Pourtant, les motifs ne manquent pas pour dresser un constat de carence, et en tout premier lieu l'occupation du territoire national égyptien jusqu'au canal de Suez, paralysé, à la suite de la guerre de juin 1967 et de la défaite éclair égyptienne. L'opinion occidentale, pour sa part, n'oubliera pas Suez (1956) et la résurgence du « nationalitarisme » arabe qui fournit, entre autres, son armature au Front de libération nationale algérien.
Comment rendre compte de ce divorce ? On invoquera tour à tour le hiatus entre l'Orient et l'Occident, la récusation par l'Occident de tout ce qui se pose en s'opposant à son hégémonie, les impératifs de l'autocratie.
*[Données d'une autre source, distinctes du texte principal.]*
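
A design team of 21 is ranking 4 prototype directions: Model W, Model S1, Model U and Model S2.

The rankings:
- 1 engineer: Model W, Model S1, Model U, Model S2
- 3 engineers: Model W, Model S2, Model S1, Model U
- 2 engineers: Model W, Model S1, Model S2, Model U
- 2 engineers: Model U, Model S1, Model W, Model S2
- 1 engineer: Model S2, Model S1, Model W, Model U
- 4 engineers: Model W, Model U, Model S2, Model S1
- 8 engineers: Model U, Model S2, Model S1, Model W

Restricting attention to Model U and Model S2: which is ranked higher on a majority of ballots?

Model U

Ballots ranking Model U above Model S2: 1 + 2 + 4 + 8 = 15.
Ballots ranking Model S2 above Model U: 21 − 15 = 6.
Model U wins the head-to-head 15–6.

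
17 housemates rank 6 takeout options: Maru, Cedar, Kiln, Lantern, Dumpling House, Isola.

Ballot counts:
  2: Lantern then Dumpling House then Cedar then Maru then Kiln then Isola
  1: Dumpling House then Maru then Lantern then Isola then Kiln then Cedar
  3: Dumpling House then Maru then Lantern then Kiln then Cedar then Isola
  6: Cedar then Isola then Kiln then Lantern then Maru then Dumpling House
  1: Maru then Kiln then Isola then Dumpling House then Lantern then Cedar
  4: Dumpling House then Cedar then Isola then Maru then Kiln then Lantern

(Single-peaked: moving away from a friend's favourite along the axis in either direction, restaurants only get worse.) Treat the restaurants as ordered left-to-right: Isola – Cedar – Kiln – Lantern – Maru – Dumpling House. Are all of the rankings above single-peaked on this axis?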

Le divorce est tel qu'il faut faire référence au cadre général de l'affrontement mondial dont Gamal Abdel Nasser fut l'un des hommes charnières, comme aussi aux luttes qui accompagnent la restructuration de la société égyptienne, et ce à partir d'une personnalité complexe, à la mesure de l'héritage national culturel de l'Égypte.
Une percée fulgurante
De sa naissance, le 15 janvier 1918, dans la famille d'un humble fonctionnaire des Postes, à Banī Morr, au cœur de la haute Égypte, patrie des grands pharaons, à sa mort, à ces funérailles du 15 octobre 1970 qui furent, par le concours du peuple réuni, une des plus grandes manifestations politiques de l'histoire mondiale (six millions d'ouvriers, de fellahs, de jeunes scandant les mots d'ordre de socialisme et de révolution : « Avec l'armée, avec le peuple, nous continuerons notre route ! »), la vie de Gamal Abdel Nasser apparaît comme une percée fulgurante, imprévue, brutalement stoppée par les effets de l'épuisement.
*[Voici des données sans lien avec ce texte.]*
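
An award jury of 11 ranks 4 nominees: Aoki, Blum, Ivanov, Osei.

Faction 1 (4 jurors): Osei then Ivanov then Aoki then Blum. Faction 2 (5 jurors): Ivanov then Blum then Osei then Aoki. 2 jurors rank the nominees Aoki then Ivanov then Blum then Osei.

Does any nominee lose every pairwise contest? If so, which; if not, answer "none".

none

Head-to-head results (11 jurors):
Aoki vs Blum: 6 to 5, Aoki.
Aoki vs Ivanov: Aoki is ranked higher on 2 ballots, Ivanov on 9. Ivanov wins 9–2.
Aoki vs Osei: Aoki preferred on 2 ballots; Osei wins 9–2.
Blum vs Ivanov: 0 to 11, Ivanov.
Blum vs Osei: Blum preferred on 5+2 = 7 ballots; Blum wins 7–4.
Ivanov vs Osei: Ivanov is ranked higher on 5+2 = 7 ballots, Osei on 4. Ivanov wins 7–4.
Each nominee has at least one pairwise win (Aoki beats Blum; Blum beats Osei; Ivanov beats Aoki; Osei beats Aoki) — no Condorcet loser.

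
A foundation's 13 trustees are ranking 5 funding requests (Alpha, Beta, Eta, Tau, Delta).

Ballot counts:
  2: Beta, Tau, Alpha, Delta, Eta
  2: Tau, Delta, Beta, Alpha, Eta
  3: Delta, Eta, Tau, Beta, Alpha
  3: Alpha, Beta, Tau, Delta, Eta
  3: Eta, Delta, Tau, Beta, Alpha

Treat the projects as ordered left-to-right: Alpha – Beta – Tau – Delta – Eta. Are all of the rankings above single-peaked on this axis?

Axis positions: Alpha=1, Beta=2, Tau=3, Delta=4, Eta=5.
Ballot type 1 (peak Beta at position 2): ranking walks positions 2-3-1-4-5, expanding outward from the peak — single-peaked.
Ballot type 2 (peak Tau at position 3): ranking walks positions 3-4-2-1-5, expanding outward from the peak — single-peaked.
Ballot type 3 (peak Delta at position 4): ranking walks positions 4-5-3-2-1, expanding outward from the peak — single-peaked.
Ballot type 4 (peak Alpha at position 1): ranking walks positions 1-2-3-4-5, expanding outward from the peak — single-peaked.
Ballot type 5 (peak Eta at position 5): ranking walks positions 5-4-3-2-1, expanding outward from the peak — single-peaked.
Every ranking is single-peaked on this axis.

yes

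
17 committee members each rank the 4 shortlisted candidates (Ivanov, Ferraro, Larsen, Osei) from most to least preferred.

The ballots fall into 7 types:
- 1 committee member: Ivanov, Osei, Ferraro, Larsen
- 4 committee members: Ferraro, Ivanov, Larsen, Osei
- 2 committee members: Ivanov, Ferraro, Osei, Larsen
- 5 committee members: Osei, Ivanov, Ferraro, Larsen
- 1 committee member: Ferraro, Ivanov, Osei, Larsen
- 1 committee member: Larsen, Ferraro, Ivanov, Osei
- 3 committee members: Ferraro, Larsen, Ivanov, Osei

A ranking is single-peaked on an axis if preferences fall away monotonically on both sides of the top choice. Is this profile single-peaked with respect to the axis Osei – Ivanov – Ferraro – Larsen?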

Il vécut son enfance à Alexandrie, métropole cosmopolite et bariolée, et fit ses études primaires et secondaires au Caire, au cœur de la ville islamique. Au moment de la grande vague insurrectionnelle qui déferle sur le pays en 1935, il prend la tête de l'Union des étudiants du secondaire qu'il mène au combat contre la dictature du grand capital (Ismaïl Sidky) ; blessé à la tête, il continue la lutte contre le traité anglo-égyptien de 1936. L'Académie militaire est enfin ouverte aux fils des humbles par le Wafd : Nasser fait partie de la première promotion, dont il est major. Sous-lieutenant à Mankabād, il y forme le premier noyau d'officiers patriotes (Anouar el-Sadate, Zakariyya Mohieddin, notamment) qui font serment de « libérer l'Égypte ». Capitaine, professeur à l'Académie militaire, breveté de l'École de guerre (1947), il est lieutenant-colonel pendant la première guerre de Palestine (1948), et s'illustre par une résistance héroïque à Falouga, où il est grièvement blessé. Depuis 1939, une génération de jeunes Égyptiens cherche les voies de la libération et de la révolution : tandis que la gauche se regroupe autour du Comité national des ouvriers et des étudiants et que la droite intégriste se reconnaît dans la confrérie des Frères musulmans, le centre wafdiste vacille, tolère la mainmise du Palais et le scandale des armes défectueuses. La défaite de 1948 va amener la constitution de l'organisation des Officiers Libres, faisant écho à cette interrogation brûlante de l'écolier[...]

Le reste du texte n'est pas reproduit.